Step by careful step, with the dark river water coursing all around them, they proceed until only their upper chests and arms remain above the agitating surface, and it is all Hearn can do to keep steady as the current, like the stirrings of a vague, otherworldly power, presses itself against him and tries to carry him away.

He knows that if he moves too suddenly or leans too far, he might lose his balance completely and be swept downstream, so every action he takes is tentative and measured out precisely.

Yard by careful yard, they advance until they are nearly at the river’s whirling, restless center.

All around them there is flux and deviation, movement and slippage, a dark, liquid tumult, ceaseless and unending, that makes the dogged constancy of the land seem by comparison abstract and concocted.

Hearn probes again with the long wooden pole but this time senses nothing solid underneath, neither mud nor rock nor gravel.

He withdraws the pole, waits, then tries again in a different spot, but there is still nothing there, no firmness or resistance at all.

Shaw from behind calls out to ask what’s wrong, and Hearn explains that he can’t find the bottom any longer.

“Go downstream a little way and try again!” Shaw shouts. “It might be better over there.”
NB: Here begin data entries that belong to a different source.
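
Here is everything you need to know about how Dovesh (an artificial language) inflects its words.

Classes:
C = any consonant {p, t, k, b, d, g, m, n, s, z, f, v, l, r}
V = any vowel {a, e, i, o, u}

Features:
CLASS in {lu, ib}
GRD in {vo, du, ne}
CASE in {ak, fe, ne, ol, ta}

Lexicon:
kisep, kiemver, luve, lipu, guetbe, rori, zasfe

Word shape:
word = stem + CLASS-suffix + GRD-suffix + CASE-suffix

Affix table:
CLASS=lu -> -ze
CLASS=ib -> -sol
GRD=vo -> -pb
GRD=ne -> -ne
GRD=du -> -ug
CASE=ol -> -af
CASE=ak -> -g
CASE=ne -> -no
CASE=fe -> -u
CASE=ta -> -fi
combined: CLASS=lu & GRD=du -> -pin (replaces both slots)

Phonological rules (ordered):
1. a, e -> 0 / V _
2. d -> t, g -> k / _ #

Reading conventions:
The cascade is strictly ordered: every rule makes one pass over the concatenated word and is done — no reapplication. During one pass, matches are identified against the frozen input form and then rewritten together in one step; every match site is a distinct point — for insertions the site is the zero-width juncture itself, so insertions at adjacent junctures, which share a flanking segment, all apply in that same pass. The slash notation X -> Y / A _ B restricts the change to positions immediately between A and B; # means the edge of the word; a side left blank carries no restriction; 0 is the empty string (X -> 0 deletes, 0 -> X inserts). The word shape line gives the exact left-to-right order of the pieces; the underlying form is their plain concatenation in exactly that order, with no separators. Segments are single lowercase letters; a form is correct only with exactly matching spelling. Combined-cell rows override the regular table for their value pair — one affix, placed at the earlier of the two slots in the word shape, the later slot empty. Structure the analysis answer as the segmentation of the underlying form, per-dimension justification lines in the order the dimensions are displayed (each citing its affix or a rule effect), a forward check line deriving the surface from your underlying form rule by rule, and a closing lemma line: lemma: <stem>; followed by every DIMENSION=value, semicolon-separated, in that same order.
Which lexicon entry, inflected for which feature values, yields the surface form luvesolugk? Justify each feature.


underlying: luve-sol-ug-g
CLASS=ib - signalled by the affix -sol
GRD=du - signalled by the affix -ug
CASE=ak - signalled by the affix -g
check: luvesolugg -> luvesolugg -> luvesolugk
lemma: luve; CLASS=ib; GRD=du; CASE=ak


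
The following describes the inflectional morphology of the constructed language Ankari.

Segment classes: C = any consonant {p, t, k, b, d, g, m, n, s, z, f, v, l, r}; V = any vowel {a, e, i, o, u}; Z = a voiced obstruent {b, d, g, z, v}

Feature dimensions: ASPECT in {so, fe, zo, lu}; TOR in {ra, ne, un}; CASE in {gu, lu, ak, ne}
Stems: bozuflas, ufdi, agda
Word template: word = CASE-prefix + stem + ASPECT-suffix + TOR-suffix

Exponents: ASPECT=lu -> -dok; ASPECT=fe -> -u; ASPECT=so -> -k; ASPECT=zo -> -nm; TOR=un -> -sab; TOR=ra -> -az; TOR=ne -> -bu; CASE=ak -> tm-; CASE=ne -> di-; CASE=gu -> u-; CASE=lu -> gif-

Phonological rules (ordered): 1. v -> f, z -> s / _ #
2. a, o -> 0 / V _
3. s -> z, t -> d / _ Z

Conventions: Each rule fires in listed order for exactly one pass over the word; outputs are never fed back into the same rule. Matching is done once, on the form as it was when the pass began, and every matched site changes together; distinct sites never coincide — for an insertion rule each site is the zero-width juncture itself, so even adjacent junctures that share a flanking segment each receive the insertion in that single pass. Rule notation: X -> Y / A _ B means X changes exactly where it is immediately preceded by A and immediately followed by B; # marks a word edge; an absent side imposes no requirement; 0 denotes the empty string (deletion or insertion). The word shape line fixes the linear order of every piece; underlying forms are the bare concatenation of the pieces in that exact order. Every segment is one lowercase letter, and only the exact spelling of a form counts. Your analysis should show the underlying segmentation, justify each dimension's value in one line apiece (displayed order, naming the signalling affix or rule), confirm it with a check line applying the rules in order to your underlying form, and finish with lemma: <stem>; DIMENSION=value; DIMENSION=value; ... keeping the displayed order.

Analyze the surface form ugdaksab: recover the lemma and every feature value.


underlying: u-agda-k-sab
ASPECT=so - signalled by the affix -k
TOR=un - signalled by the affix -sab
CASE=gu - signalled by the affix u-
check: uagdaksab -> uagdaksab -> ugdaksab -> ugdaksab
lemma: agda; ASPECT=so; TOR=un; CASE=gu


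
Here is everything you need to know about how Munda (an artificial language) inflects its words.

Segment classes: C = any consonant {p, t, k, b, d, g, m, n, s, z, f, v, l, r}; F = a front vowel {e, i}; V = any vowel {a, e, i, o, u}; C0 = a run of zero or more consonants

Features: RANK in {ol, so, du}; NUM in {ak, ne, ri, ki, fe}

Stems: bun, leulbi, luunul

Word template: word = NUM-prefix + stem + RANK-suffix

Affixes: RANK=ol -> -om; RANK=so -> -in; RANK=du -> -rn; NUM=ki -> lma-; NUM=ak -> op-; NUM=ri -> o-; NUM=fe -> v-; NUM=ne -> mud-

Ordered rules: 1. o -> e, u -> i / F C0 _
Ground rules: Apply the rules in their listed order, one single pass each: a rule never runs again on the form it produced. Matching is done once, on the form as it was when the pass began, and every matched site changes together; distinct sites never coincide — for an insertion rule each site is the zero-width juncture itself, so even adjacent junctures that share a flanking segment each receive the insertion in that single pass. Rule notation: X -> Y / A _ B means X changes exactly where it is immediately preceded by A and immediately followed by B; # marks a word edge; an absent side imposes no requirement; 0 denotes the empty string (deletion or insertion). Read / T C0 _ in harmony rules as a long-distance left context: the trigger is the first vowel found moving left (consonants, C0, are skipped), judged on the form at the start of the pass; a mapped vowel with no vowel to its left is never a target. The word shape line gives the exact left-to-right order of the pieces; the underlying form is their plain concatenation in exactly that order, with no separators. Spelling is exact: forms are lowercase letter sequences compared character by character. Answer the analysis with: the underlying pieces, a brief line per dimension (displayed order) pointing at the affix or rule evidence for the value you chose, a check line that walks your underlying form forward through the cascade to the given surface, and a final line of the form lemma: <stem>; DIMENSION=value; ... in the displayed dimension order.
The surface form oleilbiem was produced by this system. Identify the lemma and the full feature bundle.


underlying: o-leulbi-om
RANK=ol - signalled by the affix -om
NUM=ri - signalled by the affix o-
check: oleulbiom -> oleilbiem
lemma: leulbi; RANK=ol; NUM=ri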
They move sideways thirty feet or so and Hearn takes another sounding but with the same unhappy consequence.

He glances back at Shaw, hoping to see some sign of calmness or reassurance, but finds in his pale frowning visage only a troubling echo of his own metastasizing fears.

If we have to turn back now, our last chance will be gone, he thinks.
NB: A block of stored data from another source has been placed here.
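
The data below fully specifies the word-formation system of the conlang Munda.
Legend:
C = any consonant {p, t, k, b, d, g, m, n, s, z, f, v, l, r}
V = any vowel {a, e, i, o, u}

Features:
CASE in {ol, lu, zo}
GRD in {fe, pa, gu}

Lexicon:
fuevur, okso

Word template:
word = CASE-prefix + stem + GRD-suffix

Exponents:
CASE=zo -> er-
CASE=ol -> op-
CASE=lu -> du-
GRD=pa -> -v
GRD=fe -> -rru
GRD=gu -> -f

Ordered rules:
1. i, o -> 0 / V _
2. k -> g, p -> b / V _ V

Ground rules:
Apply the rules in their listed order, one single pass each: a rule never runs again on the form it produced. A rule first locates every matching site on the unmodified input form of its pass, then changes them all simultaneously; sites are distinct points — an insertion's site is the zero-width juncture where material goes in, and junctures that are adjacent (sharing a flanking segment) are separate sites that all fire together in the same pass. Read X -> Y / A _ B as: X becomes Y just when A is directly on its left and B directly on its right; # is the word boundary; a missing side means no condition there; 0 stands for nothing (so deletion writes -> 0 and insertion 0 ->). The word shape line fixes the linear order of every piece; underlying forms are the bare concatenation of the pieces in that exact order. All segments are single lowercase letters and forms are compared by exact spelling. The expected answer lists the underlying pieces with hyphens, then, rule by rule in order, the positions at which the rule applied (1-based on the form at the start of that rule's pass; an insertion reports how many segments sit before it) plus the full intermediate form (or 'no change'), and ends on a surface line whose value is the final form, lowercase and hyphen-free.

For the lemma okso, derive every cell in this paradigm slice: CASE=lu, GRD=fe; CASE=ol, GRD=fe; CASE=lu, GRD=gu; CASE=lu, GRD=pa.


cell CASE=lu, GRD=fe:
underlying: du-okso-rru
1. i, o -> 0 / V _: fires at position(s) 3: duksorru
2. k -> g, p -> b / V _ V: no change
surface: duksorru

cell CASE=ol, GRD=fe:
underlying: op-okso-rru
1. i, o -> 0 / V _: no change
2. k -> g, p -> b / V _ V: fires at position(s) 2: oboksorru
surface: oboksorru

cell CASE=lu, GRD=gu:
underlying: du-okso-f
1. i, o -> 0 / V _: fires at position(s) 3: duksof
2. k -> g, p -> b / V _ V: no change
surface: duksof

cell CASE=lu, GRD=pa:
underlying: du-okso-v
1. i, o -> 0 / V _: fires at position(s) 3: duksov
2. k -> g, p -> b / V _ V: no change
surface: duksov


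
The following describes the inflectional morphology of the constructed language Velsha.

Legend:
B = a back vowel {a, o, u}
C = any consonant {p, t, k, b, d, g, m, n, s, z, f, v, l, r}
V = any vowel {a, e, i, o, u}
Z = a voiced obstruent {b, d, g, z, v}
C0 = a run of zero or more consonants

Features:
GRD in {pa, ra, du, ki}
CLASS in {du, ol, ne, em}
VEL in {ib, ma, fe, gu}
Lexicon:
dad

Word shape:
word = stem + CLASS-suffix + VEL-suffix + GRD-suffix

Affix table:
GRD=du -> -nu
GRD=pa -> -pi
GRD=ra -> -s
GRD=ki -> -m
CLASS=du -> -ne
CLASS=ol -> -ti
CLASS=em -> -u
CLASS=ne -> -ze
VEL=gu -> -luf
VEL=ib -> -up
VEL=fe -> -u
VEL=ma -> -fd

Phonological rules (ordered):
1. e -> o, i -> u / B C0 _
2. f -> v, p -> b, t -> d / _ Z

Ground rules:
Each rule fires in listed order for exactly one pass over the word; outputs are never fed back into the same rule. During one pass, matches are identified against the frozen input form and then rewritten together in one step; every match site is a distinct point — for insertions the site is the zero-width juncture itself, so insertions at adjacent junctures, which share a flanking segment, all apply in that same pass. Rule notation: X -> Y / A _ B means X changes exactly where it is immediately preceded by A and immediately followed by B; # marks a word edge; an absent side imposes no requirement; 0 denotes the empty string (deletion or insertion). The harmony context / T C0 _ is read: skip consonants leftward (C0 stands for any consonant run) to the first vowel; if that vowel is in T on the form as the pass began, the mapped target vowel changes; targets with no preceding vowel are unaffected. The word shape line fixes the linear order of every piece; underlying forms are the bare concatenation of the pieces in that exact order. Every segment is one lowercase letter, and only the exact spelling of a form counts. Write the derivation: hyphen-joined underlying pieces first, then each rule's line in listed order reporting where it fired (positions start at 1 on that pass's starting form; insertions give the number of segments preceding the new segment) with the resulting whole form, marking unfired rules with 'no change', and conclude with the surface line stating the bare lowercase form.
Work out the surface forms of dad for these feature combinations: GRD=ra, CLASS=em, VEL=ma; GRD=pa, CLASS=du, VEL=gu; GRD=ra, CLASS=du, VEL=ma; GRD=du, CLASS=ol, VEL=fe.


cell GRD=ra, CLASS=em, VEL=ma:
underlying: dad-u-fd-s
1. e -> o, i -> u / B C0 _: no change
2. f -> v, p -> b, t -> d / _ Z: fires at position(s) 5: daduvds
surface: daduvds

cell GRD=pa, CLASS=du, VEL=gu:
underlying: dad-ne-luf-pi
1. e -> o, i -> u / B C0 _: fires at position(s) 5, 10: dadnolufpu
2. f -> v, p -> b, t -> d / _ Z: no change
surface: dadnolufpu

cell GRD=ra, CLASS=du, VEL=ma:
underlying: dad-ne-fd-s
1. e -> o, i -> u / B C0 _: fires at position(s) 5: dadnofds
2. f -> v, p -> b, t -> d / _ Z: fires at position(s) 6: dadnovds
surface: dadnovds

cell GRD=du, CLASS=ol, VEL=fe:
underlying: dad-ti-u-nu
1. e -> o, i -> u / B C0 _: fires at position(s) 5: dadtuunu
2. f -> v, p -> b, t -> d / _ Z: no change
surface: dadtuunu


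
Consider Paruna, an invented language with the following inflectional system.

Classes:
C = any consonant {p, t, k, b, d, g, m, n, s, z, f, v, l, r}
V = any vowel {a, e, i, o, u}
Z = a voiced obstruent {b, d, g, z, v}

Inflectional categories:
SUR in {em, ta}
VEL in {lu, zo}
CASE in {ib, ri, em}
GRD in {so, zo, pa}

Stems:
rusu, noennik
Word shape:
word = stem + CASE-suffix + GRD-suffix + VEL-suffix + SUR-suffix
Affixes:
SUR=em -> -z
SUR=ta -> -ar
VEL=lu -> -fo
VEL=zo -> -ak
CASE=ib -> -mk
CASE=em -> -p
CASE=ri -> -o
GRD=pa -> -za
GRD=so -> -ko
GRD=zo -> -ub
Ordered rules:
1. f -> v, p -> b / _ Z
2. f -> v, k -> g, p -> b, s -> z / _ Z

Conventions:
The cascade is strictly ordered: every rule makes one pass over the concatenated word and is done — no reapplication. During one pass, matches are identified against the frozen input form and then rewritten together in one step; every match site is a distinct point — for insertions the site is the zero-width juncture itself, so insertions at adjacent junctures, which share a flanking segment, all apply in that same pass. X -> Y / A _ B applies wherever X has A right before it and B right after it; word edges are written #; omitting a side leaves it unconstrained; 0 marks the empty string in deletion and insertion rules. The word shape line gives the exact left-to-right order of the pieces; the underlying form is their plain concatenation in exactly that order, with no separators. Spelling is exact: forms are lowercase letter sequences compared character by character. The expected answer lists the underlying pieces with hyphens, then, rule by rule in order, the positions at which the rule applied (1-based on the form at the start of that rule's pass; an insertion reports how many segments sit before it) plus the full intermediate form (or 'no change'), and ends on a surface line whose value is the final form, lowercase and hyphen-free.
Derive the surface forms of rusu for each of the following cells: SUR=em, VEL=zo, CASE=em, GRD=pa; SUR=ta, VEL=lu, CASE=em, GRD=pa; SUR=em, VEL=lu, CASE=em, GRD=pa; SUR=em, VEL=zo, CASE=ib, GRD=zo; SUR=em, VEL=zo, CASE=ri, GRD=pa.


cell SUR=em, VEL=zo, CASE=em, GRD=pa:
underlying: rusu-p-za-ak-z
1. f -> v, p -> b / _ Z: fires at position(s) 5: rusubzaakz
2. f -> v, k -> g, p -> b, s -> z / _ Z: fires at position(s) 9: rusubzaagz
surface: rusubzaagz

cell SUR=ta, VEL=lu, CASE=em, GRD=pa:
underlying: rusu-p-za-fo-ar
1. f -> v, p -> b / _ Z: fires at position(s) 5: rusubzafoar
2. f -> v, k -> g, p -> b, s -> z / _ Z: no change
surface: rusubzafoar

cell SUR=em, VEL=lu, CASE=em, GRD=pa:
underlying: rusu-p-za-fo-z
1. f -> v, p -> b / _ Z: fires at position(s) 5: rusubzafoz
2. f -> v, k -> g, p -> b, s -> z / _ Z: no change
surface: rusubzafoz

cell SUR=em, VEL=zo, CASE=ib, GRD=zo:
underlying: rusu-mk-ub-ak-z
1. f -> v, p -> b / _ Z: no change
2. f -> v, k -> g, p -> b, s -> z / _ Z: fires at position(s) 10: rusumkubagz
surface: rusumkubagz

cell SUR=em, VEL=zo, CASE=ri, GRD=pa:
underlying: rusu-o-za-ak-z
1. f -> v, p -> b / _ Z: no change
2. f -> v, k -> g, p -> b, s -> z / _ Z: fires at position(s) 9: rusuozaagz
surface: rusuozaagz


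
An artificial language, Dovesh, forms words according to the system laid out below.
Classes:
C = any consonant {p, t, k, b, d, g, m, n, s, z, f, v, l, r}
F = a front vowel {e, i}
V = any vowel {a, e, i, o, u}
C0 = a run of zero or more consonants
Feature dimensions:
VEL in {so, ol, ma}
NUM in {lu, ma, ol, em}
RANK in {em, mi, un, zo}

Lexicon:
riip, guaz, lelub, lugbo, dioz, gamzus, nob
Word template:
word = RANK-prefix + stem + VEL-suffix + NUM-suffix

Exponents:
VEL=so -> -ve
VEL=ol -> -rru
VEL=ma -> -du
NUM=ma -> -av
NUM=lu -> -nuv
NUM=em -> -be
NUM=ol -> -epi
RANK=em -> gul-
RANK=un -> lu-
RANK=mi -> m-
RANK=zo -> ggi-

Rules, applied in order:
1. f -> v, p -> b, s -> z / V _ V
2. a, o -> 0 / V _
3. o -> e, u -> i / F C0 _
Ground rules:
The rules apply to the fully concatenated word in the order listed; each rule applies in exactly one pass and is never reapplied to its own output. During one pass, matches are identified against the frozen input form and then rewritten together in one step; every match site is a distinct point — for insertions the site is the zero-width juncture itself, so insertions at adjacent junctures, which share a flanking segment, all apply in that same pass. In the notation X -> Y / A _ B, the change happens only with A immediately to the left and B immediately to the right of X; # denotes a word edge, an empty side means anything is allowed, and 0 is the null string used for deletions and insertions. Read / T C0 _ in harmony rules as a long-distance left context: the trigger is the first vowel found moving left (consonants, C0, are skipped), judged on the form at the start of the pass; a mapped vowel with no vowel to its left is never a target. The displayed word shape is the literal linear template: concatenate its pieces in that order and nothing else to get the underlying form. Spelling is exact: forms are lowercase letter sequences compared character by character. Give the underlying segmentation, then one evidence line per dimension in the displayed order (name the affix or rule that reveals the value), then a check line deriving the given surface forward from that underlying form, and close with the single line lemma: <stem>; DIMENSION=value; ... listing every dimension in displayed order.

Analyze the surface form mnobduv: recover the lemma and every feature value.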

Even if we find a better crossing place tomorrow or make a raft, by the time we get across, the Indians will most likely have disappeared.

As he moves his position and lifts the pole again, willing it to meet some solid obstacle—For God’s sake, he thinks, let there be something there, not nothing—the sense of pressing danger is so strong within him that instead of moving slowly and staying upright and balanced as before, he overreaches and, as he stretches out, his left foot slips.

Feeling himself start to fall, in a panic he grabs for Shaw’s arm and pulls him down as well.

The two men, roped together, disappear, tumbling beneath the river’s rushing surface, blinded and choking, then rise up ten yards farther downstream.

For a moment, coughing and blinking and gulping the air, released from a watery tomb, they cling together like desperate lovers breast to panting breast, but then just as quickly, they are pried apart by the river’s power and, while Hearn looks on, appalled, Shaw, still dazed from the near drowning and hampered by the dead weight of the sack of gold tied around his neck, spirals away and sinks into the deeps.

Much later, when the chaos is concluded and he has time to think about his part in it, Hearn wonders if he might have acted differently, more nobly, perhaps.

But in that singular moment of terror, caught up in the burgeoning swell, gasping and bewildered, as the rope tightens around his waist and starts to drag him hopelessly downward in John Shaw’s train, there is no choice or decision to be made.

What courses through his mind and body as he reaches for the knife and cuts the cord that binds the two of them together are not thoughts of what should or might be done but rather, like the wordless blood-borne urgings of a baited animal, the pure, instinctual need, in the face of death’s malign insistence, to refuse.